It's an often unappreciated fact that a company entering bankruptcy proceedings almost always takes on additional debt during reorganization. If you've got no money and you aren't just going to suddenly cease operations, you've got to have an orderly process to resolve the situation so people still have to get paid for showing up to work and the people actually running the bankruptcy process have to get paid. So most bankruptcy judges will authorize debt as part of a plan to emerge from bankruptcy.
The United States of America is bankrupt.
We've got huge, insurmountable future obligations that simply cannot be paid with any reasonable future demographic scenario. The taxes necessary to theoretically make good on our "entitlements" promises would crush the economy and still wouldn't collect sufficient funds in the real world.
So, we need to reorganize. We need to adjust our future obligations while our credit rating is still good, and we need to transition entitlement programs to the non-entitlement category.
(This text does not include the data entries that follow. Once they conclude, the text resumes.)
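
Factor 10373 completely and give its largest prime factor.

10373 = 11 · 943
943 = 23 · 41
41 is prime.
So 10373 = 11 · 23 · 41; the largest prime factor is 41.

41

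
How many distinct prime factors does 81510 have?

6

81510 = 2 · 40755
40755 = 3 · 13585
13585 = 5 · 2717
2717 = 11 · 247
247 = 13 · 19
81510 = 2 · 3 · 5 · 11 · 13 · 19, which has 6 distinct prime factors.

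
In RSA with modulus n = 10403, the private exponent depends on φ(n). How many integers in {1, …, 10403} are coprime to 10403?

10200

Factor: 10403 = 101 · 103.
φ(10403) = (101−1) · (103−1) = 100 · 102 = 10200.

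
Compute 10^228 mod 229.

1

10^1 ≡ 10 (mod 229)
10^2 ≡ 10^2 = 100 ≡ 100 (mod 229)
10^4 ≡ 100^2 = 10000 ≡ 153 (mod 229)
10^8 ≡ 153^2 = 23409 ≡ 51 (mod 229)
10^16 ≡ 51^2 = 2601 ≡ 82 (mod 229)
10^32 ≡ 82^2 = 6724 ≡ 83 (mod 229)
10^64 ≡ 83^2 = 6889 ≡ 19 (mod 229)
10^128 ≡ 19^2 = 361 ≡ 132 (mod 229)
228 = 128 + 64 + 32 + 4 in binary powers of 2.
So 10^228 ≡ 132 · 19 · 83 · 153 ≡ 1 (mod 229).
Since the result is 1, base 10 gives no evidence that 229 is composite.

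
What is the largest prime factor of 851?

851 = 23 · 37
37 is prime.
So 851 = 23 · 37; the largest prime factor is 37.

37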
There's an election season coming up. I know that the Bush administration has a plan for entitlement reform. It's a tried and true formula that has been successfully used in other countries like Chile to go from defined benefit pay-as-you-go to defined contribution plans with private investments. John Kerry, during the traditional summer period of issuing position papers needs to present a plan at least as well structured. To duck and avoid the issue is more than just bad policy, it's a disaster for our country.
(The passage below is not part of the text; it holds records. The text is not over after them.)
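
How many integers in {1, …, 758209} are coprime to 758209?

730800

Factor: 758209 = 59 · 71 · 181.
φ(758209) = (59−1) · (71−1) · (181−1) = 58 · 70 · 180 = 730800.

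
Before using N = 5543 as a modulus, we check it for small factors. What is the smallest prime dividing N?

5543 is odd.
Digit sum 17, not divisible by 3.
Ends in 3: not divisible by 5.
7: 5543 = 7·791 + 6
11: 5543 = 11·503 + 10
13: 5543 = 13·426 + 5
17: 5543 = 17·326 + 1
19: 5543 = 19·291 + 14
23: 5543 = 23·241

23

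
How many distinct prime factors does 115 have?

2

115 = 5 · 23
115 = 5 · 23, which has 2 distinct prime factors.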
The results of timidity in reform can be seen on display in Donald Rumsfeld's 'Old Europe'. Government paralysis spreads with more and more areas being put off limits to reform, militaries atrophy and shrink in both size and effectiveness, foreign policies become little more than craven appeasement to enemies who are too stubborn to be overcome by what little leverage is left.
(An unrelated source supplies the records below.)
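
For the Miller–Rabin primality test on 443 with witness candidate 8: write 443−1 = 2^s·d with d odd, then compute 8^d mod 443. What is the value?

442

443 − 1 = 442 = 2^1 · 221, so d = 221.
8^1 ≡ 8 (mod 443)
8^2 ≡ 8^2 = 64 ≡ 64 (mod 443)
8^4 ≡ 64^2 = 4096 ≡ 109 (mod 443)
8^8 ≡ 109^2 = 11881 ≡ 363 (mod 443)
8^16 ≡ 363^2 = 131769 ≡ 198 (mod 443)
8^32 ≡ 198^2 = 39204 ≡ 220 (mod 443)
8^64 ≡ 220^2 = 48400 ≡ 113 (mod 443)
8^128 ≡ 113^2 = 12769 ≡ 365 (mod 443)
221 = 128 + 64 + 16 + 8 + 4 + 1 in binary powers of 2.
So 8^221 ≡ 365 · 113 · 198 · 363 · 109 · 8 ≡ 442 (mod 443).
Since 8^d ≡ 442 (mod 443), base 8 does not prove 443 composite.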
The US cannot fall into that mindset and survive the next century. Bankrupt though it is, it is going to have to borrow money. The only thing is that the only bankruptcy judge available (the one that approves such expenditures) is the US voter, a figure that has huge conflicts of interest. There is no good solution anymore. We've thrown all those away with delay. Now, it's just buckle down and do what's right or we will all drown.